I'm trying to solve the following exercise from Resnick's book
Suppose ${X_n, n > 1}$ are identically distributed with finite variance. Show that $\frac { { \bigvee }_{ i=1 }^{ n }|{ X }_{ i }| }{ \sqrt { n } } \rightarrow 0$ in probability.

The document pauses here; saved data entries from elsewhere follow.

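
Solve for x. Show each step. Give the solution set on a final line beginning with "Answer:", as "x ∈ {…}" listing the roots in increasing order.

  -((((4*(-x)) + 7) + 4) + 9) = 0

Step 1. [-((((4*(-x)) + 7) + 4) + 9) = 0] LHS negated; negate both sides ⇒ neg: (((4*(-x)) + 7) + 4) + 9 = 0.
Step 2. [(((4*(-x)) + 7) + 4) + 9 = 0] the outer +9 inverts by subtracting 9 ⇒ sub: ((4*(-x)) + 7) + 4 = -9.
Step 3. [((4*(-x)) + 7) + 4 = -9] subtract 4: x sits inside (… + 4). So sub: (4*(-x)) + 7 = -13.
Step 4. [(4*(-x)) + 7 = -13] peel the +7: subtract 7 from each side, so sub: 4*(-x) = -20.
Step 5. [4*(-x) = -20] 4·(inner) — divide through by 4 ⇒ div: -x = -5.
Step 6. [-x = -5] LHS negated; negate both sides ⇒ neg: x = 5.

Answer: x ∈ {5}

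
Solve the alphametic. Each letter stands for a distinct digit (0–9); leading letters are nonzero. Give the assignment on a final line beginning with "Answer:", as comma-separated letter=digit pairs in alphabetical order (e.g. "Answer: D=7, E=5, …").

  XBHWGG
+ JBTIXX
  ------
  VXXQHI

Step 1. [col 1: G + X ≡ I (mod 10)] column 1 (G + X ≡ I (mod 10), carry-in 0) doesn't pin X yet; pick X=4 and continue ⇒ X=4.
Step 2. [col 1: G + X ≡ I (mod 10)] no forcing yet in column 1 (carry-in 0); I=0 is free and consistent — try it, so I=0.
Step 3. [col 1: G + X ≡ I (mod 10)] in column 1 we have G+X≡I with carry-in 0; given X=4, I=0 and digits 0,4 already taken and all letters distinct, that pins G to 6. So G=6.
Step 4. [col 2: G + X ≡ H (mod 10)] column 2 reads G+X+carry(1)=H with G=6, X=4; with digits 0,4,6 already taken and all letters distinct, the only value for H is 1 ⇒ H=1.
Step 5. [col 3: W + I ≡ Q (mod 10)] no forcing yet in column 3 (carry-in 1); Q=8 is free and consistent — try it. So Q=8.
Step 6. [col 3: W + I ≡ Q (mod 10)] in column 3 we have W+I≡Q with carry-in 1; given I=0, Q=8 and digits 0,1,4,6,8 already taken and all letters distinct, that pins W to 7 ⇒ W=7.
Step 7. [col 4: H + T ≡ X (mod 10)] column 4: given H=1, X=4, carry-in 0, and digits 0,1,4,6,7,8 already taken and all letters distinct, H+T≡X (mod 10) forces T=3 ⇒ T=3.
Step 8. [col 5: B + B ≡ X (mod 10)] column 5: given X=4, carry-in 0, and digits 0,1,3,4,6,7,8 already taken and all letters distinct, B+B≡X (mod 10) forces B=2, so B=2.
Step 9. [col 6: X + J ≡ V (mod 10)] in column 6 we have X+J≡V with carry-in 0; given X=4 and digits 0,1,2,3,4,6,7,8 already taken and all letters distinct, that pins J to 5 ⇒ J=5.
Step 10. [col 6: X + J ≡ V (mod 10)] from column 6 (X=4, J=5, carry-in 0, digits 0,1,2,3,4,5,6,7,8 already taken and all letters distinct): V must equal 9 ⇒ V=9.

Answer: B=2, G=6, H=1, I=0, J=5, Q=8, T=3, V=9, W=7, X=4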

I already showed in this same exercise the following result
$nP[|{X_1} \ge \varepsilon \sqrt n ] \to 0$
If the maximum of the $|X_i|$'s is greater than $c$, then at least one of the $|X_i|$'s is greater than $c$, so:
$$ \Big\{\max_{i=1,\ldots,n} |X_i| \geq c \Big\} \; \subset \; \bigcup_{i=1}^n \Big\{ |X_i| \geq c \Big\} $$
Then using the union bound and setting $c = \epsilon \sqrt{n}$ for some $\epsilon>0$: $$ P(\max_{i=1,\ldots,n} |X_i| \geq \epsilon \sqrt{n}) \; \leq \; \sum_{i=1}^n P(|X_i| \geq \epsilon\sqrt{n}) = n P(|X_1| \geq \epsilon \sqrt{n})$$ which goes to 0 as $n \to \infty$, as you have already shown.